Democracia em vertigem

O filme Democracia em Vertigem, de Petra Costa, acaba de estrear na Netflix, aliás está sendo distribuído pelo serviço de streaming, o que potencializa ainda mais os efeitos almejados pela cineasta: um filme bastante didático, agarrado no lado emocional, para gringo ver e entender o caos político que se tornou este país após o golpe contra a presidente Dilma em 2016 – ou, mais precisamente, o golpe contra a democracia de 16.
Petra desenvolve todo seu documentário em primeira pessoa, se colocando como objeto da história. Algo que parecia muito mais pertinente em seu primeiro filme, Elena. E que aqui soa como jogo simplista de emoções. Algum sentido há em, logo de cara, ela declarar a dicotomia de ser neta dos fundadores da Andrade Gutierrez e filha de guerrilheiros exilados do período da ditadura militar. Talvez o problema resida na quase vergonha dessa elite familiar que torna o filme uma espécie de samba de uma nota só, em que até os momentos de crítica ou autocrítica dos entrevistados do Partido dos Trabalhadores soa artificial e superficial.
Falta ao filme um posicionamento mais assertivo e dizer que sim, apesar da balbúrdia que virou o Brasil e de não vivermos em uma democracia (depois da extensa divulgação dos áudios da lava-jato pelo Greenwald a gente não tem mais como discutir ou justificar a prisão do ex-presidente Lula), os governos de esquerda que ficaram por tanto tempo no poder falharam em fazer as reformas mais básicas, falharam na regulamentação da mídia, falharam no contato com as bases.
Democracia em Vertigem passa rapidamente por esses pontos, em falas breves de Lula, Dilma e outros membros do partido.
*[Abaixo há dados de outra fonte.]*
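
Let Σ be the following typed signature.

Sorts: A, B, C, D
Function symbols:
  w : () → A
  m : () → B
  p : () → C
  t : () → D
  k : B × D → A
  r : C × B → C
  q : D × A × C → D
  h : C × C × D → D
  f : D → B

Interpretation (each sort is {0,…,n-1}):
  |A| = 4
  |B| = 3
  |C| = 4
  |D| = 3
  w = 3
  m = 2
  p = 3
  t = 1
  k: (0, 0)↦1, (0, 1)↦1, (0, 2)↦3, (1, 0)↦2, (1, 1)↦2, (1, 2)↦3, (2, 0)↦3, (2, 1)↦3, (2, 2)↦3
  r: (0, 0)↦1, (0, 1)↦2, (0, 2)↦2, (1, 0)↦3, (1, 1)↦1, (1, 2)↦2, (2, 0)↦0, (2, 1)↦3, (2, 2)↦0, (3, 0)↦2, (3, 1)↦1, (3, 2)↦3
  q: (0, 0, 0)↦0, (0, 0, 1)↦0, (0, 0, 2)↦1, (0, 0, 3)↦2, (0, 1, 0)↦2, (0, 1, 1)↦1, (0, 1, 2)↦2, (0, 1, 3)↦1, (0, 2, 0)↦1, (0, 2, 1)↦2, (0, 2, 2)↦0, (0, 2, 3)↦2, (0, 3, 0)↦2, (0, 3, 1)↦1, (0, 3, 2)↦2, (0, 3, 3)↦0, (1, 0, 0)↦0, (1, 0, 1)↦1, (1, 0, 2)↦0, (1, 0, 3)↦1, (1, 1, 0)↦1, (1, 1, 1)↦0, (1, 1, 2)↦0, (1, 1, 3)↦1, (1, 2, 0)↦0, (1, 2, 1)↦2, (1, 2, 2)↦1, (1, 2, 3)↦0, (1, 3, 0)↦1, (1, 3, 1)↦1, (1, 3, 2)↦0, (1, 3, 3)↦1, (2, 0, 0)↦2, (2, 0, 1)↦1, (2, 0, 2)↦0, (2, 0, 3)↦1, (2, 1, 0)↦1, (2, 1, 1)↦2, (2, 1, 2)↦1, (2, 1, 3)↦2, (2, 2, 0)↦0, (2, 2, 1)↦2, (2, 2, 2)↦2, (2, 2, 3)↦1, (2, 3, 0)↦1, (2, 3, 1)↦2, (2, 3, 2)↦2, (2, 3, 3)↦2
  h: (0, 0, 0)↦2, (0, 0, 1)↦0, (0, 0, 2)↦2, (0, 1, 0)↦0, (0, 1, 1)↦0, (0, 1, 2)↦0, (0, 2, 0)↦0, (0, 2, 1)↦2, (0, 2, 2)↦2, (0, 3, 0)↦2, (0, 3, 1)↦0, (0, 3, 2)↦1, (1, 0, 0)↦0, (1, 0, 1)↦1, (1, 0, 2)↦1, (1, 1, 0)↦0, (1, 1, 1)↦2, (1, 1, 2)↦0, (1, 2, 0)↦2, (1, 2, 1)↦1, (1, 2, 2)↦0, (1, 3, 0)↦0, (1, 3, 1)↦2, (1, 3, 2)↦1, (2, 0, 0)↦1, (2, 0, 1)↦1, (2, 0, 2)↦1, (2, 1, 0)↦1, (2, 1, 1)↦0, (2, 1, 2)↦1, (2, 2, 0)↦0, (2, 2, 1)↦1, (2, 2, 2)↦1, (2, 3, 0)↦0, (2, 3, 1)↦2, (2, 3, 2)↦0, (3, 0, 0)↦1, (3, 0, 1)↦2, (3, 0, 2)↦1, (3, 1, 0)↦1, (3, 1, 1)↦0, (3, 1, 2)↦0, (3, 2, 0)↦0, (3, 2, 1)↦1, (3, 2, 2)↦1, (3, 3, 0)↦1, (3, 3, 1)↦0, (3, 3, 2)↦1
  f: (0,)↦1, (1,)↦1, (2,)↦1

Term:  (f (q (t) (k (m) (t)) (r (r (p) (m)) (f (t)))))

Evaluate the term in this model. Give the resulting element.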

Mas se concentra mais numa narrativa que às vezes soa explicativa demais, às vezes soa brega com citações bobas. O poder que Petra encontra em algumas imagens é muito maior do que o texto, principalmente na imagem da posse de Dilma, com Temer separado dela e de Lula tentando se colocar nas fotos, a cisão entre partidos que a imagem deixa mais clara do que qualquer texto que ela pudesse utilizar nesse cansativo e extenso voice-over que é o filme.
Porém, isso não justifica as críticas à voz de Petra Costa. A utilização de narração não é das melhores ferramentas e o texto não ajuda muito? Sim. A voz dela ser aguda ou qualquer outro adjetivo é uma crítica pertinente? Não. É uma crítica essencialmente masculina, espalhada por diversos perfis de Facebook e jornais de renome. E isso aí é machismo mesmo. Gente que quer a credibilidade de uma voz profunda e nem repara que está repetindo um comportamento que vem lá dos gregos, de muitos séculos atrás.
A sensação maior é de que o filme se beneficiaria de alguma edição, talvez uns vinte minutos a menos, cortando as inúmeras cenas dos bonitos movimentos de câmera pelo palácio vazio (á noite, á tarde, ao amanhecer, ao entardecer, tem todas as mudanças de luz imagináveis) com a narração didática de Petra que acrescenta muito pouco a história que ela decidiu contar. Os momentos furtivos em que vemos personagens chave dessa história dialogando ou as entrevistas ou as imagens de arquivo tem muito mais potencia do que o dispositivo do V.O. ou que subjetivação da História – agora com agá maiúsculo mesmo. Não digo que as coincidências entre a mãe de Petra e a presidente Dilma não sejam interessantes, que coloca-las juntas não seja uma estratégia de atingir pelo afeto, mas parecem não caber exatamente neste filme. A impressão que dá é que existiam muitos filmes possíveis no extenso material filmado pela equipe, mas que as escolhas ficaram no meio do caminho e, por isso, há mesmo vários filmes possíveis dentro de Democracia em Vertigem, alguns melhores que outros. Mas quando o filme funciona, quando a imagem dita o tom ou a entrevista é contundente a gente consegue entender melhor o que poderia ter sido.
O que sobra é a certeza do grande potencial de Petra Costa, que ainda é jovem e com certeza vai fazer filmes cada vez melhores, cada vez mais importantes. O que não tira a suma importância deste, por mais defeitos que possua. Se é para gringo ver, a notícia requentada do nosso caos contemporâneo, é possível que funcione. E precisamos continuar gritando ao mundo, com as ferramentas que tivermos, o Brasil já não é uma democracia. Se a ferramenta for a arte que o atual governo quer destruir, tanto melhor.